In December, I saw a post on choosing your #oneword2020. It asked you to think about what word you will strive to live by in 2020? What word will define your daily work, your daily thoughts, your daily habits? I did not have to think long in choosing a word, because the first word that came to mind was VULNERABILITY. This word or theme has been getting a lot of buzz with Brene Brown's work and daring to to be great and showing your mistakes and vulnerability. Unknowingly, this is probably why I chose the word at first, but then, as I was setting goals for the new year for everything from my career to my health and finances, I came back to the word again. What does it actually mean to be vulnerable? What does it mean to live with vulnerability day in and day out? Is it truly possible to show vulnerability every day?
The first thoughts that came to mind were having the strength to put yourself out there and try new things even if you are nervous or scared (like starting this blog and even writing this post) or to admit your faults and weaknesses (too many to name). But, the more I thought about it, it went further than that. To be vulnerable is not only to put yourself out there, but also to live with authenticity and be the true you no matter the circumstances.

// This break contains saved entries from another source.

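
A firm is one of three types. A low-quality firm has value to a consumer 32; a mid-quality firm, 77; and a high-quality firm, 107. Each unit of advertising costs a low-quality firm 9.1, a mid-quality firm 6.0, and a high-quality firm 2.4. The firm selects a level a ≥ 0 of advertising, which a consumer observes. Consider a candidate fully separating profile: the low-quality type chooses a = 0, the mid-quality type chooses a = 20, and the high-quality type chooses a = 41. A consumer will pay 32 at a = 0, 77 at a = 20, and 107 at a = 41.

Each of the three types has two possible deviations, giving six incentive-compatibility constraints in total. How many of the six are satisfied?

3

High-quality (own payoff 107 − 2.4×41 = 8.6): to a=0 gives 32 → profitable ✗; to a=20 gives 77 − 2.4×20 = 29 → profitable ✗.
Low-quality (own payoff 32): to a=20 gives 77 − 9.1×20 = -105 → no gain ✓; to a=41 gives 107 − 9.1×41 = -266.1 → no gain ✓.
Mid-quality (own payoff 77 − 6.0×20 = -43): to a=0 gives 32 → profitable ✗; to a=41 gives 107 − 6.0×41 = -139 → no gain ✓.
3 of the 6 constraints hold; not an equilibrium.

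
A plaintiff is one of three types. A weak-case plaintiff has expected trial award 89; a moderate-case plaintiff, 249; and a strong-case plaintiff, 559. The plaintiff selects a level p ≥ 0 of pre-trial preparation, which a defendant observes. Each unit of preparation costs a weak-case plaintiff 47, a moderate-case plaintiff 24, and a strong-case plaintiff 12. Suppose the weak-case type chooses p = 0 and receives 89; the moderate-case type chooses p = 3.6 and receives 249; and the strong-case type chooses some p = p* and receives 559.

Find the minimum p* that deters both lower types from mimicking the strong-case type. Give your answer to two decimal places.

Moderate-case type (on-path payoff 249 − 24×3.6 = 162.6) won't mimic when 162.6 ≥ 559 − 24·p*, i.e. p* ≥ 16.52.
Weak-case type (on-path payoff 89) won't mimic when 89 ≥ 559 − 47·p*, i.e. p* ≥ 10.00.
Both must hold, so p* = max(10.00, 16.52) = 16.52. The moderate-case type's constraint binds.

16.52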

So, naturally, this made me think, "Who is the true me? What are my beliefs? What do I stand for? What is my intent?" The true me is that I am a good listener, I sometimes need time before I share my thoughts, I love to think outside the box, I LOVE to learn and try new things, I believe that I can only control me and not others, and so on and so forth. But, in asking these questions, I came to realize that the goal is not to just come up with answers, but instead, it would serve me better to ask myself these questions before I go into a conversation or use them as a way to reflect on a situation I am unsure about.. Just writing them down, I knew I would forget them quickly, but getting in the habit of asking myself these questions on a daily basis would begin to force me to really think: Am I living with authenticity and vulnerability?
This week, there was a particular situation that occurred at school that I knew I would have to have a follow-up conversation on. I knew it couldn't be avoided not just because my colleague would approach me on it, but if I really wanted to stay true to my beliefs and be vulnerable, I needed to have the conversation as well. One thing I also know about myself is that confrontation and difficult conversations are hard for me,. They do not come easily. I've read numerous articles on the topic from how how to restate what you're hearing to asking clarifying questions. To be honest, the thought of having to have a hard conversation feels daunting; something that I need to prepare for in order to have.
But this time, I decided to approach things a little differently. Instead, of trying to "prepare" and think about what I might say, I asked myself what is my intent by having this conversation? What am I hoping to accomplish as a result of having this conversation? How could I have this conversation while remaining true to myself and my beliefs?
I decided that my intent was that I wanted to share there were positives to the work we were doing, that no one is trying to change anyone, that I am not an expert nor am I always right. The truth is that I am in this role as an instructional coach, because I care about helping teachers, I care about students and their learning, and I care about helping people improve. I realized in that moment that I didn't need more strategies for having a hard conversation or to read another article, I just needed to stick to what I knew to be true about my intentions. And, at the end of the day, I can't control what others feel or say, but I can control what my intent is and what I say and do. And, even more importantly, I am not perfect and am going to make mistake after mistake. But, also, being my true self means learning from my mistakes and knowing that I have the intent to constantly improve and get better.
So, my challenge to you is to think about a conversation or situation you may be avoiding or think about something new that you've been wanting to try, and ask yourself, "What's holding me back? What am I afraid of?" I can tell you that the conversation I had last week was nowhere perfect, but I still felt great afterwards, because I didn't let my fears or my thoughts hold me back. And, that is what vulnerability is starting to mean to me.